La ricerca di funghi selvatici è divertente ma piena di pericoli, a meno che non si sappiano riconoscere i funghi commestibili. L'esperto di funghi Cameron Russell guida tour autunnali alla ricerca di funghi lungo i percorsi tortuosi della penisola di Mornington, nello stato del Victoria, insegnando ai cercatori come trovare e identificare una mezza dozzina di varietà commestibili, compresi i sanguinacci o i prataioli.

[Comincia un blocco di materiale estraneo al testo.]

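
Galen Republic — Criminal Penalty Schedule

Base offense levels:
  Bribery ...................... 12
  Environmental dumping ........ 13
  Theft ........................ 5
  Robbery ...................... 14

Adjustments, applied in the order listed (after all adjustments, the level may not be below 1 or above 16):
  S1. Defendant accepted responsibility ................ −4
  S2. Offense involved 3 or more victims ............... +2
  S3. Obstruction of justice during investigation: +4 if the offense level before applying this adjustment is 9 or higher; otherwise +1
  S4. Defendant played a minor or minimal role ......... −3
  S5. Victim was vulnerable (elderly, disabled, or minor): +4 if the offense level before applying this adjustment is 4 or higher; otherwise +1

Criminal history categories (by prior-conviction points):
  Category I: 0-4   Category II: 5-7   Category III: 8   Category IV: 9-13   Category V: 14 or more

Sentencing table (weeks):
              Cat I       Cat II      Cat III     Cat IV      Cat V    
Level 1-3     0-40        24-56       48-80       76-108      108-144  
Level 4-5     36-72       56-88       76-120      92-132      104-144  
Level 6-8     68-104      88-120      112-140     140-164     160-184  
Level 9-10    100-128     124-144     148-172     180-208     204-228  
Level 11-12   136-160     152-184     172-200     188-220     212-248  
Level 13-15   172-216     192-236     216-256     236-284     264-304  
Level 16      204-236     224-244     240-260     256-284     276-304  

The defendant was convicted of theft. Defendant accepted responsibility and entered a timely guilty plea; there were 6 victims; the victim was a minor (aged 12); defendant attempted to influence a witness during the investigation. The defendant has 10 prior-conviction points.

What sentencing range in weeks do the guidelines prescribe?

Base offense level for theft: 5.
S1 applies: 5 − 4 = 1.
S2 applies: 1 + 2 = 3.
S3 applies (level before this adjustment is 3 < 9, so +1): 3 + 1 = 4.
S4 does not apply.
S5 applies (level before this adjustment is 4 ≥ 4, so +4): 4 + 4 = 8.
Final offense level: 8.
Criminal history: 10 prior points → Category IV (9-13).
Level 8 falls in the 6-8 band.
Grid: Level 6-8 × Category IV = 140-164 weeks.

140-164 weeks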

Rohan Anderson, giardiniere, scrittore e cuoco, cura il blog Whole Larder Love ed è un sostenitore del consumo dei cibi regalati dalla terra. Per vivere un'esperienza coinvolgente, a volte impegnativa, iscriviti a uno dei workshop di Rohan, organizzati durante il fine settimana negli altopiani centrali del Victoria. Rohan è un cercatore-raccoglitore di successo e ti insegnerà a trovare e preparare i cibi nel modo più naturale possibile.

A circa 3 ore e mezzo da Perth si trova la più grande coltivazione di tartufi dell'emisfero meridionale, nonché sede di tour di ricerca organizzati durante il fine settimana da The Truffle and Wine Co. Alla base di querce e noccioli crescono tartufi fragranti inoculati con spore del Perigord. L'amministratore delegato Gavin Booth afferma che ogni escursione di ricerca è una vera e propria esperienza sul campo: i visitatori partono in gruppo con i conducenti dei cani da tartufo, esplorano i filari di alberi e dissotterrano personalmente i tartufi prima di tornare alla base per mangiare prelibatezze al sapore di tartufo.

Raccolte urbane

Diego Bonetto, un sostenitore della ricerca di piante selvatiche di Sydney, perlustra le strade, i parchi e persino le riserve ferroviarie alla ricerca di piante commestibili indigene e introdotte, dall'erba warrigal al finocchio selvatico. Bonetto sta sviluppando un sito Web e un'app con una mappa delle piante selvatiche e guida tour personalizzati a Sydney, alcuni in concomitanza con i festival gastronomici. Doris Pozzi organizza escursioni, conferenze e workshop sulle piante selvatiche nella Yarra Valley, una meta enogastronomica ad appena un'ora di macchina dal centro di Melbourne.